Abstract

Marble almost 30 yrs ago pointed out that retinopathy increases monotonically with duration of insulin treatment whereas nephropathy reaches a plateau involving 30-40% of patients. Only some patients are at specific risk. He believed that glycemic state and familial factors contributed. The remarkable success of ACE inhibition and ARB's in delaying nephropathy provided clues on pathogenesis. Do genes governing the renin system contribute? Some studies have so indicated. This is the situation in which “intermediate phenotype can provide a bridge between the gene on the one hand and disease expression on the other”. We selected renal vascular response to captopril as that phenotype. Type 1 diabetics at risk of nephropathy show an enhanced renal vasodilator response, which correlates with risk factors including glycemic control, filtration status, and with ACE gene polymorphisms.

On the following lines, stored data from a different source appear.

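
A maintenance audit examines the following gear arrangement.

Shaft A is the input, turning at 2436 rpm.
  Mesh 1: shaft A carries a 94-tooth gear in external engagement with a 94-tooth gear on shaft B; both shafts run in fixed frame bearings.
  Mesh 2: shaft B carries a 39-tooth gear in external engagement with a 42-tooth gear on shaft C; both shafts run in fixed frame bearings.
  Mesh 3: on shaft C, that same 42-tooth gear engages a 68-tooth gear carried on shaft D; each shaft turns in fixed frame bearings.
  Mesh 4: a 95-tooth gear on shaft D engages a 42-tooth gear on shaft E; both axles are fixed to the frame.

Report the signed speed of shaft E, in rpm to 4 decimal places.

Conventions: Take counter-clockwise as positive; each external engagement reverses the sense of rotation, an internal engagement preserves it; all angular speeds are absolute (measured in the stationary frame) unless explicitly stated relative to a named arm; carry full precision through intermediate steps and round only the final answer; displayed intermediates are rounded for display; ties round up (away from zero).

4-mesh fixed-axis compound train (all bearings frame-fixed)
mesh 1 [94T→94T]: ω = 2436.0000×94/94 = 2436.0000 rpm, sense flips to −
mesh 2 [39T→42T]: ω = 2436.0000×39/42 = 2262.0000 rpm, sense flips to +
mesh 3 [42T→68T]: ω = 2262.0000×42/68 = 1397.1176 rpm, sense flips to −
mesh 4 [95T→42T]: ω = 1397.1176×95/42 = 3160.1471 rpm, sense flips to +
signed output speed = +3160.1471 rpm

+3160.1471 rpm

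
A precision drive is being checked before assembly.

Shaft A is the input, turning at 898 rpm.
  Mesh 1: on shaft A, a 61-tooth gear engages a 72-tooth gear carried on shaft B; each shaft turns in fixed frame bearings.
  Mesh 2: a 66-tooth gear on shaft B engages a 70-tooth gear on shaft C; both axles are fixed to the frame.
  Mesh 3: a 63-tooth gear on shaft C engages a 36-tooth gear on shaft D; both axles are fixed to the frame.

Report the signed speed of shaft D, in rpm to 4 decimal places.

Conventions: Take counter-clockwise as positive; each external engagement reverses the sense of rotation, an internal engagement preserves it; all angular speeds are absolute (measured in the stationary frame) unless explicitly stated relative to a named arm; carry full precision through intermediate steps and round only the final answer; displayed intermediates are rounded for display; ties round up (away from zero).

-1255.3292 rpm

class = fixed-axis compound train [3 meshes; 3 ratios multiply, 3 sense flips]
mesh 1 [61T→72T]: ω = 898.0000×61/72 = 760.8056 rpm, sense flips to −
mesh 2 [66T→70T]: ω = 760.8056×66/70 = 717.3310 rpm, sense flips to +
mesh 3 [63T→36T]: ω = 717.3310×63/36 = 1255.3292 rpm, sense flips to −
signed output speed = -1255.3292 rpm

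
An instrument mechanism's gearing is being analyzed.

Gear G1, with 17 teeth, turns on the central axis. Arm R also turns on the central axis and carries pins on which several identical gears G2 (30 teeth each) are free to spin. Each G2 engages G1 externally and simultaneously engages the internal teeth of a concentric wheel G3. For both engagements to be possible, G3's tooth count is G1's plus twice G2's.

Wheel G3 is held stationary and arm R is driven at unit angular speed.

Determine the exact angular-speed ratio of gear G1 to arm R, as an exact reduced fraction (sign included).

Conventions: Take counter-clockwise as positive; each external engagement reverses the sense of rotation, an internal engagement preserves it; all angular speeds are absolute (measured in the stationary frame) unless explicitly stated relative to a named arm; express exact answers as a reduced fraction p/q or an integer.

94/17

recognized (axles ride arm R): planetary set, 17/30/77 teeth
ring teeth: 17 + 2·30 = 77
17(ω_sun−ω_arm) = −77(ω_ring−ω_arm),  ω_ring = 0, ω_arm = 1
ω_sun = 1 − (77/17)(0−1) = 94/17
ω_out/ω_in = 94/17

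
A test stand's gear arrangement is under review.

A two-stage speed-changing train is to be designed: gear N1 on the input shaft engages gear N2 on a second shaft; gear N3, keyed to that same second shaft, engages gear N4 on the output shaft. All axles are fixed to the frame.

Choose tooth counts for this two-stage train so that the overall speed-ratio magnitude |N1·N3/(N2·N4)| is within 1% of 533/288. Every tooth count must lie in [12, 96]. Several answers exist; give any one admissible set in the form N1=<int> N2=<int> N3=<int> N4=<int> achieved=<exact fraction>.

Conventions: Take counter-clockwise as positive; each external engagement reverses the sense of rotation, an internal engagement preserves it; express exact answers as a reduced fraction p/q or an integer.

topology: fixed-axis compound train — 2 stages, target 533/288
target = 533/288 in lowest terms: an exact hit needs N1·N3 = k·533 and N2·N4 = k·288 for one integer k, every count in [12, 96]; additionally prefer no 1:1 stage (N1 ≠ N2, N3 ≠ N4)
k = 1: N1·N3 = 533 = 13·41, N2·N4 = 288 = 12·24
achieved = 13·41/(12·24) = 533/288; |achieved − target| = 0 ≤ 533/28800 ✓

N1=13 N2=12 N3=41 N4=24 achieved=533/288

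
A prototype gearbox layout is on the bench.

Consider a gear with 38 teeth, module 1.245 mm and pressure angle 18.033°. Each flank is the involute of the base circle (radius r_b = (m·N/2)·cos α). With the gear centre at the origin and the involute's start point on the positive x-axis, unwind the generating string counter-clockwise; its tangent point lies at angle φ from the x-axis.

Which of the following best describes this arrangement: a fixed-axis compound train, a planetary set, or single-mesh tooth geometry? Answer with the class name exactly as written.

single-mesh tooth geometry

topology: single-mesh involute geometry — m = 1.245, N = 38
classification: single-mesh tooth geometry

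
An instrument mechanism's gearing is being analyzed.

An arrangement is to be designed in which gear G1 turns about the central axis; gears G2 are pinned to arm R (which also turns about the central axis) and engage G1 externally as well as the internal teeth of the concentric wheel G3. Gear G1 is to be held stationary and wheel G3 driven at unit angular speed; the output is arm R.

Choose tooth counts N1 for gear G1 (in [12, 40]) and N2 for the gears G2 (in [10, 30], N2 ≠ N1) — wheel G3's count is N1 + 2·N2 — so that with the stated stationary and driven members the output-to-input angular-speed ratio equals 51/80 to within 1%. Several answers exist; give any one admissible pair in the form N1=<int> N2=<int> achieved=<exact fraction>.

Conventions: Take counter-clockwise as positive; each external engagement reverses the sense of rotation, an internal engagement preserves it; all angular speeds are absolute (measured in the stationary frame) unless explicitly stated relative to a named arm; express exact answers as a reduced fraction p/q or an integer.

design class (target 51/80): planetary set
Willis with ω_sun = 0: ω_arm/ω_ring = N3/(N1+N3); set equal to 51/80  ⇒  N3/N1 = (51/80)/(1 − 51/80) = 51/29
N3 = N1 + 2·N2  ⇒  N2/N1 = (N3/N1 − 1)/2 = (51/29 − 1)/2 = 11/29
smallest multiple with N1 ≥ 12 and N2 ≥ 10: k = 1  ⇒  N1 = 1·29 = 29, N2 = 1·11 = 11 (N1 ≤ 40, N2 ≤ 30, N2 ≠ N1 ✓), N3 = 29 + 2·11 = 51
check: N3/(N1+N3) with N1 = 29, N3 = 51 gives 51/80; |achieved − target| = 0 ≤ 51/8000 ✓

N1=29 N2=11 achieved=51/80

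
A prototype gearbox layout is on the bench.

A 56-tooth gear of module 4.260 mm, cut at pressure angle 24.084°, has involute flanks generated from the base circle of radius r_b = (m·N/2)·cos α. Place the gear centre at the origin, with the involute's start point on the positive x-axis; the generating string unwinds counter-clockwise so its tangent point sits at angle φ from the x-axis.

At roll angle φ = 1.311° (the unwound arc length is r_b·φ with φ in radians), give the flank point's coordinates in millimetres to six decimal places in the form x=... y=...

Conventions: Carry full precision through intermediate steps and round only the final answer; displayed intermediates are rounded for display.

topology: single-mesh involute geometry — m = 4.260, N = 56
pitch radius r_p = m·N/2 = 4.260·56/2 = 119.280000
base radius r_b = r_p·cos α = 119.280000·cos 24.084° = 108.896458
roll angle φ = 1.311° = 0.02288127 rad
x = r_b·(cos φ + φ·sin φ) = 108.924960
y = r_b·(sin φ − φ·cos φ) = 0.000435

x=108.924960 y=0.000435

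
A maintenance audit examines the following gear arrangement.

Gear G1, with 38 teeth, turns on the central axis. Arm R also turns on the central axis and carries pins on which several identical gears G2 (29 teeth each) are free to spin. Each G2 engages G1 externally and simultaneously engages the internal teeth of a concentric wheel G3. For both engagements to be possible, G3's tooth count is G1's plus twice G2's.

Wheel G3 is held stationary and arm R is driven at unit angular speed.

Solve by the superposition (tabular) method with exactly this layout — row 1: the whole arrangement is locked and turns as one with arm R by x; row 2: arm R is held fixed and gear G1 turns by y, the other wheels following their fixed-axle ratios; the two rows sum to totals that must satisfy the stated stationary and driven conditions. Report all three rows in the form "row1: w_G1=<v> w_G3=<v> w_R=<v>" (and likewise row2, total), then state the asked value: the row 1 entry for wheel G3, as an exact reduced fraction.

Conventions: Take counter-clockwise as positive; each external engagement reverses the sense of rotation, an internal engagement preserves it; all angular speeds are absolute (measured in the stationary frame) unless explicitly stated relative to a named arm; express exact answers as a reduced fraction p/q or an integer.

class = planetary set [G3 = 38+2·29 = 96; Willis about the carrier]
row 1 (train locked, turned with arm): all members turn x
row 2 (arm held, sun turns y): ω_ring = −(38/96)·y, ω_arm = 0
boundary: total ω_ring = x − (38/96)·y = 0 and total ω_arm = x = 1  ⇒  y = 48/19, x = 1
row 2 ring = −(38/96)·48/19 = -1
totals (row 1 + row 2): sun 1 + 48/19 = 67/19, ring 1 + (-1) = 0, arm 1 + 0 = 1
asked cell (row1, ring) = 1

row1: w_G1=1 w_G3=1 w_R=1
row2: w_G1=48/19 w_G3=-1 w_R=0
total: w_G1=67/19 w_G3=0 w_R=1
asked value: 1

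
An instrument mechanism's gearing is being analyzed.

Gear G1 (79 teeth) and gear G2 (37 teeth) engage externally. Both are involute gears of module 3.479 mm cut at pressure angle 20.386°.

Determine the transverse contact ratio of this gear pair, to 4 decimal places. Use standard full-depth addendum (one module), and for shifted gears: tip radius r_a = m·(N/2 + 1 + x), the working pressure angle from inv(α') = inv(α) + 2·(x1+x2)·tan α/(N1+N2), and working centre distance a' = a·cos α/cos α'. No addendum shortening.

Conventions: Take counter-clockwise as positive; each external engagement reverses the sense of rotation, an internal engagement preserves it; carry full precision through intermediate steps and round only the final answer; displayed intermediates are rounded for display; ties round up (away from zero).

class = single-mesh tooth geometry [involute pair 79T × 37T, m = 3.479]
base radii: r_b1 = 128.813460, r_b2 = 60.330355
tip radii: r_a1 = 140.899500, r_a2 = 67.840500
no profile shift: α' = α, a' = a
action lengths: √(r_a1²−r_b1²) = 57.094322, √(r_a2²−r_b2²) = 31.025501
base pitch p_b = π·m·cos α = 10.245049
CR = (57.094322 + 31.025501 − 201.782000·sin 20.38600°)/10.245049 = 1.740399
contact ratio ≈ 1.7404

1.7404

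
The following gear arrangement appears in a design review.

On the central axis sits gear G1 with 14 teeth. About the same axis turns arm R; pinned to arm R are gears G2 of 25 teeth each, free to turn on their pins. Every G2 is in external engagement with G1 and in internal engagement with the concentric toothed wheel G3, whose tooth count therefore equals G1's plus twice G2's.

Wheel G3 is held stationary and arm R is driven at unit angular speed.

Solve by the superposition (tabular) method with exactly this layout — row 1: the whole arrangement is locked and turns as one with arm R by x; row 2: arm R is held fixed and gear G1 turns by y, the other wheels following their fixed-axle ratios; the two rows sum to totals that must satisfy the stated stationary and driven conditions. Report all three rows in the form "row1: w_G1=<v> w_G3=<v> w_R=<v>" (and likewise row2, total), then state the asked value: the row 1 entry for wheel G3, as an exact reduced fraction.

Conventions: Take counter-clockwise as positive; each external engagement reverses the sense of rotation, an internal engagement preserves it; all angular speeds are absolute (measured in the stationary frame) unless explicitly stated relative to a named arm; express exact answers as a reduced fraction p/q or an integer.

row1: w_G1=1 w_G3=1 w_R=1
row2: w_G1=32/7 w_G3=-1 w_R=0
total: w_G1=39/7 w_G3=0 w_R=1
asked value: 1

planetary set (14T centre, 25T on arm, 64T internal) — Willis relation
superposition row 1 [locked train]: every member turns x
row 2 (arm held, sun turns y): ω_ring = −(14/64)·y, ω_arm = 0
boundary: total ω_ring = x − (14/64)·y = 0 and total ω_arm = x = 1  ⇒  y = 32/7, x = 1
row 2 ring = −(14/64)·32/7 = -1
totals (row 1 + row 2): sun 1 + 32/7 = 39/7, ring 1 + (-1) = 0, arm 1 + 0 = 1
asked cell (row1, ring) = 1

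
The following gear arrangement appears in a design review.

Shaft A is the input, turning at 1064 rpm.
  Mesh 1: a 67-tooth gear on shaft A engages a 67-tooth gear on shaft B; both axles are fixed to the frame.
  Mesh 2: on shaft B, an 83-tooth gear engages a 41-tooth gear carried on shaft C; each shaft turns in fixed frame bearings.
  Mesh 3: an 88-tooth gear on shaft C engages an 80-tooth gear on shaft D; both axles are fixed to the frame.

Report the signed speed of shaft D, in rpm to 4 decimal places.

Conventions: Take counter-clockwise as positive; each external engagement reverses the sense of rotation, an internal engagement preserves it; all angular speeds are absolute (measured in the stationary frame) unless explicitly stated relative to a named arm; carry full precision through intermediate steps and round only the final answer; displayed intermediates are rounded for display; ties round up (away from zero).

topology: fixed-axis compound train — 3 meshes, A→D
mesh 1 [67T→67T]: ω = 1064.0000×67/67 = 1064.0000 rpm, sense flips to −
mesh 2 [83T→41T]: ω = 1064.0000×83/41 = 2153.9512 rpm, sense flips to +
mesh 3 [88T→80T]: ω = 2153.9512×88/80 = 2369.3463 rpm, sense flips to −
signed output speed = -2369.3463 rpm

-2369.3463 rpm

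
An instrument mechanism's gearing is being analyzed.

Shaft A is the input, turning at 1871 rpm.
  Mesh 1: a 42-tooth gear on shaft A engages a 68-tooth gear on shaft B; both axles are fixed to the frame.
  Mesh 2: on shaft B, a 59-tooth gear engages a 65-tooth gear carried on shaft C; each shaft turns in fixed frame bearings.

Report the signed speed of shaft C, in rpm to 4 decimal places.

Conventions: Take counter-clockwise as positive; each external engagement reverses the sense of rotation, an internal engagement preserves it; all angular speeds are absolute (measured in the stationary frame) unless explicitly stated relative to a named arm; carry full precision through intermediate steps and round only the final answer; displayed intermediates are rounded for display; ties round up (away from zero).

+1048.9452 rpm

recognized (3 fixed axles, 2 meshes): fixed-axis compound train
mesh 1 [42T→68T]: ω = 1871.0000×42/68 = 1155.6176 rpm, sense flips to −
mesh 2 [59T→65T]: ω = 1155.6176×59/65 = 1048.9452 rpm, sense flips to +
signed output speed = +1048.9452 rpm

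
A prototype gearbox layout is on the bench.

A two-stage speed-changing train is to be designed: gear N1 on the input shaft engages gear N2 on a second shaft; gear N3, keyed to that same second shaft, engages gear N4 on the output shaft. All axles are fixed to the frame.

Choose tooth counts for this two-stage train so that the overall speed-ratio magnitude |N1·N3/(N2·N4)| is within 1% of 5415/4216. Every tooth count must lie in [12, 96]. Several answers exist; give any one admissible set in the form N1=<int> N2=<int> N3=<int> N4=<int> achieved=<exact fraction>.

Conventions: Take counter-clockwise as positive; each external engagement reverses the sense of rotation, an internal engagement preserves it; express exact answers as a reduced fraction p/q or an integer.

topology: fixed-axis compound train — 2 stages, target 5415/4216
target = 5415/4216 in lowest terms: an exact hit needs N1·N3 = k·5415 and N2·N4 = k·4216 for one integer k, every count in [12, 96]; additionally prefer no 1:1 stage (N1 ≠ N2, N3 ≠ N4)
k = 1: N1·N3 = 5415 = 57·95, N2·N4 = 4216 = 62·68
achieved = 57·95/(62·68) = 5415/4216; |achieved − target| = 0 ≤ 1083/84320 ✓

N1=57 N2=62 N3=95 N4=68 achieved=5415/4216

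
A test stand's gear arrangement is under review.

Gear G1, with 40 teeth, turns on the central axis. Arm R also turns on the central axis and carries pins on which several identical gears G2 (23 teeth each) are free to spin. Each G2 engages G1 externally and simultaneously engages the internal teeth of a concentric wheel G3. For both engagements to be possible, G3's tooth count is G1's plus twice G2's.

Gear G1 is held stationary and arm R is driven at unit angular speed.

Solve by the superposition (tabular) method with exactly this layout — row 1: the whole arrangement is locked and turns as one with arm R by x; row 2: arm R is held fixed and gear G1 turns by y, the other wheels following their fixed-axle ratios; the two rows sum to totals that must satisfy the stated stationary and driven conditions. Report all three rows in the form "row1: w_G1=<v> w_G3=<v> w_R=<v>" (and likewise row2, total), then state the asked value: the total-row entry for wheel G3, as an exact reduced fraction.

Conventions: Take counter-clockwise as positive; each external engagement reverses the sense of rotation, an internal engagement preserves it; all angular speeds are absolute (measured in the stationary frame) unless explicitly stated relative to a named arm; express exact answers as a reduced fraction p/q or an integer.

planetary set (40T centre, 23T on arm, 86T internal) — Willis relation
row 1 (train locked, turned with arm): all members turn x
row 2: sun turns y, ring = −(40/86)·y, arm 0
boundary: total ω_sun = x + y = 0 and total ω_arm = x = 1  ⇒  y = -1, x = 1
row 2 ring = −(40/86)·(-1) = 20/43
totals (row 1 + row 2): sun 1 + (-1) = 0, ring 1 + 20/43 = 63/43, arm 1 + 0 = 1
asked cell (total, ring) = 63/43

row1: w_G1=1 w_G3=1 w_R=1
row2: w_G1=-1 w_G3=20/43 w_R=0
total: w_G1=0 w_G3=63/43 w_R=1
asked value: 63/43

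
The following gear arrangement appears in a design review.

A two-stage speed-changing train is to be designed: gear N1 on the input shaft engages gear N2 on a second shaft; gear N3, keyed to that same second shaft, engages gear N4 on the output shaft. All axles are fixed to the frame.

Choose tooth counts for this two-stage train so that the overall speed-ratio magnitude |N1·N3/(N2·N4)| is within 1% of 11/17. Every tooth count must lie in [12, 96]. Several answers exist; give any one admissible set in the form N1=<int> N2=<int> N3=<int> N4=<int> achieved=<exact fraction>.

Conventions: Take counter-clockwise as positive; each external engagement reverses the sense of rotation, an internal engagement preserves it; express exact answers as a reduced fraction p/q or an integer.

topology: fixed-axis compound train — 2 stages, target 11/17
target = 11/17 in lowest terms: an exact hit needs N1·N3 = k·11 and N2·N4 = k·17 for one integer k, every count in [12, 96]; additionally prefer no 1:1 stage (N1 ≠ N2, N3 ≠ N4)
k = 1…23: no 1:1-free in-range split of k·11 and k·17 into factor pairs; take k = 24
k = 24: N1·N3 = 264 = 12·22, N2·N4 = 408 = 34·12
achieved = 12·22/(34·12) = 11/17; |achieved − target| = 0 ≤ 11/1700 ✓

N1=12 N2=34 N3=22 N4=12 achieved=11/17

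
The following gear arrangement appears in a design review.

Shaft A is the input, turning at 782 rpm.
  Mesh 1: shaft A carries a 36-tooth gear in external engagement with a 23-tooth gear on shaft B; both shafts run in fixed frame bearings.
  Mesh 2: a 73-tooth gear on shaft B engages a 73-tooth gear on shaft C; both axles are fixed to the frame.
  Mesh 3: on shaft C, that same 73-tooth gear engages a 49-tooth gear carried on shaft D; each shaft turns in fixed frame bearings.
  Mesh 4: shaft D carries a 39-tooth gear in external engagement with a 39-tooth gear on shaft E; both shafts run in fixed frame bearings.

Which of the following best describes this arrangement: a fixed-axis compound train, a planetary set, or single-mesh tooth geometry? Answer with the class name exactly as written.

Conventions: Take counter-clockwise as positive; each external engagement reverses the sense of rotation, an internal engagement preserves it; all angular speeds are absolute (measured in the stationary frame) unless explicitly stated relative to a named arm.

fixed-axis compound train

class = fixed-axis compound train [4 meshes; 4 ratios multiply, 4 sense flips]
classification: fixed-axis compound train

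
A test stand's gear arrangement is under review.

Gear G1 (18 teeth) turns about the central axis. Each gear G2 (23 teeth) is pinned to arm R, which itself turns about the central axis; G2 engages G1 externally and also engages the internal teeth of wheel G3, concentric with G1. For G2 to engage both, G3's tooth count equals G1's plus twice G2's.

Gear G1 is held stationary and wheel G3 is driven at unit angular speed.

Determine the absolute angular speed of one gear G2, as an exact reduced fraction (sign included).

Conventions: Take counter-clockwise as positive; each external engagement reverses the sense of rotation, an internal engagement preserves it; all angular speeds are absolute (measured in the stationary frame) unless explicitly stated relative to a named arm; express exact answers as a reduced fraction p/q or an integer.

topology: planetary set — G1 18T / G2 23T / G3 64T, arm = carrier (Willis)
ring teeth: 18 + 2·23 = 64
18(ω_sun−ω_arm) = −64(ω_ring−ω_arm),  ω_sun = 0, ω_ring = 1
18(0−ω_arm) = −64(1−ω_arm)  ⇒  82·ω_arm = 64  ⇒  ω_arm = 32/41
sun–planet mesh: 18·(0−32/41) = −23·(ω_p−ω_arm)  ⇒  ω_p−ω_arm = 576/943
ω_p = 32/41 + 576/943 = 32/23
exact speed ratio = 32/23

32/23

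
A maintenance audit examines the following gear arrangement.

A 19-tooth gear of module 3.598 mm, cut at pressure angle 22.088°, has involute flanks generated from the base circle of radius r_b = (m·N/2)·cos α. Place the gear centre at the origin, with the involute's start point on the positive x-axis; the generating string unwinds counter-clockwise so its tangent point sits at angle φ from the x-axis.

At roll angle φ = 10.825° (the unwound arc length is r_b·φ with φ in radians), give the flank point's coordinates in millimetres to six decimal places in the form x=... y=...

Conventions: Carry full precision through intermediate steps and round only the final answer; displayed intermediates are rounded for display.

x=32.232610 y=0.070945

class = single-mesh tooth geometry [base-circle involute, m = 3.598, 19T]
pitch radius r_p = m·N/2 = 3.598·19/2 = 34.181000
base radius r_b = r_p·cos α = 34.181000·cos 22.088° = 31.672368
roll angle φ = 10.825° = 0.18893189 rad
x = r_b·(cos φ + φ·sin φ) = 32.232610
y = r_b·(sin φ − φ·cos φ) = 0.070945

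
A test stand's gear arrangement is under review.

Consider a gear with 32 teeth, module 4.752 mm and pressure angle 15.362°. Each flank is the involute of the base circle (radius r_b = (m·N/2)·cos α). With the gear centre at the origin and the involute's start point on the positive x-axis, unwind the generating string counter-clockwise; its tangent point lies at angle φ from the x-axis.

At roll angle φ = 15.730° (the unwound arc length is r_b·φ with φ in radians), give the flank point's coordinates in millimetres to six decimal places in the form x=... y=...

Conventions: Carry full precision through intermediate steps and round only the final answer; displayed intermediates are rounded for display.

class = single-mesh tooth geometry [base-circle involute, m = 4.752, 32T]
pitch radius r_p = m·N/2 = 4.752·32/2 = 76.032000
base radius r_b = r_p·cos α = 76.032000·cos 15.362° = 73.315477
roll angle φ = 15.730° = 0.27454029 rad
x = r_b·(cos φ + φ·sin φ) = 76.026612
y = r_b·(sin φ − φ·cos φ) = 0.501898

x=76.026612 y=0.501898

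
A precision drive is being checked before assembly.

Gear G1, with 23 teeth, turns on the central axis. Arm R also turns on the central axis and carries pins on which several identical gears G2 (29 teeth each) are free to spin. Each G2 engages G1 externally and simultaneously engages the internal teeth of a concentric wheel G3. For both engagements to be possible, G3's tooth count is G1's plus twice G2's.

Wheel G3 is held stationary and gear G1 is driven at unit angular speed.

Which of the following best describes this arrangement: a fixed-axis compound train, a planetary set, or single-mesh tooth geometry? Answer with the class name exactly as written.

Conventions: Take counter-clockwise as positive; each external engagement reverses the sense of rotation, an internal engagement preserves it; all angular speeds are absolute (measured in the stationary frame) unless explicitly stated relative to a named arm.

planetary set

planetary set (23T centre, 29T on arm, 81T internal) — Willis relation
classification: planetary set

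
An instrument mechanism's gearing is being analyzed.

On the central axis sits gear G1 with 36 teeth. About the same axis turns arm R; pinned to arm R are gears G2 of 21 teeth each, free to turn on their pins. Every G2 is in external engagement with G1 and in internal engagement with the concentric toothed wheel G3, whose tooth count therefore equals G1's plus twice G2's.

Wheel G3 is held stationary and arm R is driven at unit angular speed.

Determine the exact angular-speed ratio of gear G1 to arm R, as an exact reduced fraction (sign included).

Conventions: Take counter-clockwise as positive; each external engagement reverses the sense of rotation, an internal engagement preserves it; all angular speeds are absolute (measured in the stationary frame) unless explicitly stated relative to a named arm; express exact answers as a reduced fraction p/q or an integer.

19/6

recognized (axles ride arm R): planetary set, 36/21/78 teeth
ring teeth: 36 + 2·21 = 78
36(ω_sun−ω_arm) = −78(ω_ring−ω_arm),  ω_ring = 0, ω_arm = 1
ω_sun = 1 − (78/36)(0−1) = 19/6
ω_out/ω_in = 19/6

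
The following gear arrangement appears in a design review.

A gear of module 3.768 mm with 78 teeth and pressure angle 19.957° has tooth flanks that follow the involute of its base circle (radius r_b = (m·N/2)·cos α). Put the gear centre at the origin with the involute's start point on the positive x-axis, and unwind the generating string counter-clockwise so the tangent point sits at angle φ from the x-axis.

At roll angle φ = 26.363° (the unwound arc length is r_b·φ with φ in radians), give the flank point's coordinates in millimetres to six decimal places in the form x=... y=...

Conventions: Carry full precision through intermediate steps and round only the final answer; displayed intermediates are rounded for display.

x=151.984133 y=4.390891

recognized (one wheel, involute flank): single-mesh tooth geometry, m = 3.768, N = 78
pitch radius r_p = m·N/2 = 3.768·78/2 = 146.952000
base radius r_b = r_p·cos α = 146.952000·cos 19.957° = 138.127391
roll angle φ = 26.363° = 0.46012115 rad
x = r_b·(cos φ + φ·sin φ) = 151.984133
y = r_b·(sin φ − φ·cos φ) = 4.390891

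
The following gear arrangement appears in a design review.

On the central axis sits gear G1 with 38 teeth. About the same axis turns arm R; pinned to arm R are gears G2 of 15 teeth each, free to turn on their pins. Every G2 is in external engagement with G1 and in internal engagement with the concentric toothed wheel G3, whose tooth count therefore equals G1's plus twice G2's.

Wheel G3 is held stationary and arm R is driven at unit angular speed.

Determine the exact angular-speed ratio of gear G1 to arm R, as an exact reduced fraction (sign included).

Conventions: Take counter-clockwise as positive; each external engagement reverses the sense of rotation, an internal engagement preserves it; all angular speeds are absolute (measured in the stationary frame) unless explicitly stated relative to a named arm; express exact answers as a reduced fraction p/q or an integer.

53/19

recognized (axles ride arm R): planetary set, 38/15/68 teeth
ring teeth: 38 + 2·15 = 68
38(ω_sun−ω_arm) = −68(ω_ring−ω_arm),  ω_ring = 0, ω_arm = 1
ω_sun = 1 − (68/38)(0−1) = 53/19
ω_out/ω_in = 53/19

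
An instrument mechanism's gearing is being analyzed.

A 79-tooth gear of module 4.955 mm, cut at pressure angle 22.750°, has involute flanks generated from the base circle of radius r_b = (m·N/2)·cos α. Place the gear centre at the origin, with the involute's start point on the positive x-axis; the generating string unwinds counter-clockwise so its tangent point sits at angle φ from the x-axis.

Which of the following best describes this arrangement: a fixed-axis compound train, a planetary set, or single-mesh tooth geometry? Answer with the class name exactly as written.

topology: single-mesh involute geometry — m = 4.955, N = 79
classification: single-mesh tooth geometry

single-mesh tooth geometry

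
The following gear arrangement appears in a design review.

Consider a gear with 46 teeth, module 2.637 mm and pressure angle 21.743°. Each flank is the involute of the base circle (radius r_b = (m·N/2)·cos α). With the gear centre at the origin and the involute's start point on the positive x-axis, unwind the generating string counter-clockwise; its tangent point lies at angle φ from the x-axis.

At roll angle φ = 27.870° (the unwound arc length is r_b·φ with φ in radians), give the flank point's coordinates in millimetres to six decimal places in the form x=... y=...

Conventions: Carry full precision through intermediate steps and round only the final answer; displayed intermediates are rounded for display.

x=62.611651 y=2.110556

class = single-mesh tooth geometry [base-circle involute, m = 2.637, 46T]
pitch radius r_p = m·N/2 = 2.637·46/2 = 60.651000
base radius r_b = r_p·cos α = 60.651000·cos 21.743° = 56.335974
roll angle φ = 27.870° = 0.48642326 rad
x = r_b·(cos φ + φ·sin φ) = 62.611651
y = r_b·(sin φ − φ·cos φ) = 2.110556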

Similar principles apply to Type 2 diabetes, but obesity and ethnicity make a major contribution. This has long been recognized as a low-renin state: How can one reconcile the effectiveness of ACE inhibition and ARB's with a low-renin state? Evidence suggests that the low PRA is misleading as the intrarenal RAS is activated: The low PRA reflects excessive intrarenal AngII levels. The RAS represents a final common pathway for contributions from glycemic control, genetic polymorphisms, obesity, ethnicity, and prior renal injury. Diabetic nephropathy is one of the few diseases in which effective treatment saves money. The more that we spend on treatment, the more money we save. The past 10 yrs brought extraordinary advances; the next 10 promise even more.